Objective: To review changes in the epidemiology, course, and outcome of bacteraemia caused by Pseudomonas aeruginosa.
Design and setting: A retrospective, descriptive study of consecutive cases of P. aeruginosa bacteraemia occurring at a university teaching hospital.
Patients and methods: Between January 1980 and December 1989, 164 patients were admitted to Westmead Hospital with P. aeruginosa bacteraemia. Patients in whom there was no clinical evidence of sepsis were excluded from analysis leaving a cohort of 152 patients. Hospital records were reviewed and details of demography, clinical features, therapy, and outcome were recorded.

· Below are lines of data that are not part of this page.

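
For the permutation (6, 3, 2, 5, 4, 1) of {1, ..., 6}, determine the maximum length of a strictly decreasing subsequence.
4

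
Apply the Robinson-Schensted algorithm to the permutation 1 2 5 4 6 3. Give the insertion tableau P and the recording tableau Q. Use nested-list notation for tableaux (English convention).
P = [[1, 2, 3, 6], [4], [5]], Q = [[1, 2, 3, 5], [4], [6]]

Insert each entry of the permutation into P by Schensted row insertion, recording in Q the position of each new cell.

After inserting 1: P = [[1]].
After inserting 2: P = [[1, 2]].
After inserting 5: P = [[1, 2, 5]].
After inserting 4: P = [[1, 2, 4], [5]].
After inserting 6: P = [[1, 2, 4, 6], [5]].
After inserting 3: P = [[1, 2, 3, 6], [4], [5]].

So P = [[1, 2, 3, 6], [4], [5]], Q = [[1, 2, 3, 5], [4], [6]].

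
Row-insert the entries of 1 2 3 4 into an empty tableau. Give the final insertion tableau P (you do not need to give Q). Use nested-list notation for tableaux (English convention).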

Results: One hundred and fifty-five episodes of P. aeruginosa bacteraemia were recorded at an average rate of 0.39 per 1000 admissions per year. The respiratory and pancreatobiliary tracts were the most common sources of the bacteraemia. Pancreatobiliary disease, independent of an underlying malignancy or immunosuppression, emerged as a previously undescribed risk factor for pseudomonal bacteraemia (incidence of 3.0 episodes per 1000 hospital admissions for patients with this disease). The crude mortality rate was 52%; 35% was attributable to pseudomonal bacteraemia. Factors identified as being independently associated with an increased mortality included hypotension, age of 60 years or older, and the presence of an underlying malignancy. Combination therapy with an antipseudomonal penicillin and an aminoglycoside confers a significant survival advantage independent of underlying neutropenia.
Conclusions: Bacteraemia caused by P. aeruginosa remains an important cause of morbidity and mortality. Pancreatobiliary disease represents a new risk factor for P. aeruginosa bacteraemia, independent of an underlying malignancy or immunosuppression. It may be prudent to consider P. aeruginosa as a cause of sepsis in these circumstances, especially if there has been instrumentation of the biliary tree. Hypotension, age of 60 years or older, and the presence of an underlying malignancy were independently associated with significantly increased mortality. Appropriate antibiotic therapy consisting of an antipseudomonal beta-lactam in addition to an aminoglycoside resulted in a significant decrease in mortality compared with the use of an aminoglycoside alone, not only in the study population as a whole, but also in patients without neutropenia.